AMD has introduced the Instinct MI350P PCIe, a new enterprise GPU accelerator designed to fit into servers that companies already have, without requiring a full data center rebuild. Targeted at agentic AI and on‑premises inference, the card is a dual‑slot, air‑cooled PCIe add‑in that can be dropped into standard 2U (or larger) servers.
The MI350P is AMD’s first PCIe‑based Instinct accelerator in four years. Traditionally, AMD has shipped Instinct GPUs as OAM modules in groups of eight, but the MI350P lets enterprises start with a single card and scale up gradually. This makes it easier for companies to experiment with AI without a large upfront hardware commitment.

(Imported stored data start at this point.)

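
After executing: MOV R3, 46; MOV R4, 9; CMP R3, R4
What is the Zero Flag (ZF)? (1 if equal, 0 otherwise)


Register state trace:
  MOV R3, 46  → R3 = 46
  MOV R4, 9  → R4 = 9
  CMP R3, R4  → computes 46 - 9 = 37
  Result is nonzero, so values are not equal
ZF = 0

0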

Designed for On‑Prem AI and RAG
The MI350P is built for on‑premises inference within existing data center power, cooling, and rack infrastructure. It works in air‑cooled systems with up to eight accelerator cards per node, supporting small, medium, and large AI models for inference and retrieval‑augmented generation (RAG) pipelines.
Key specs include:
-
144GB of HBM3E memory per card
-
Memory bandwidth up to 4 TB/s
-
Estimated 2,299 TFLOPS of performance
-
Up to 4,600 peak TFLOPS at MXFP4, which AMD says is the highest performance currently available in an enterprise PCIe card.
The card also supports lower‑precision formats such as MXFP6 and MXFP4, which are optimized for high throughput and can be used with sparsity acceleration for most mainstream 8‑bit and 16‑bit precisions.
Sparsity and Efficiency
AMD highlights sparsity as a key efficiency feature. The MI350P can skip processing of zero values in data and matrices, reducing the amount of work needed for inference. This helps higher‑precision formats like INT8 and BF16 deliver more efficient performance without sacrificing accuracy.
Each MI350P card can handle roughly 200–250 billion parameter large language models on its own. With up to eight cards per node, the system can cover a wide range of workloads, including SLM / MLM / LLM inference and RAG, across small to very large models.
Software and Ecosystem
The Instinct MI350P is supported by AMD’s ROCm open‑source software stack, the same stack used across its Instinct and Radeon products. This means developers can use familiar tools and frameworks for AI training and inference, rather than learning a new ecosystem from scratch.
AMD has not yet announced a launch date or pricing for the MI350P. The card is aimed at companies that want to deploy AI inference on‑premises using existing infrastructure, while retaining the option to scale up as models and workloads grow.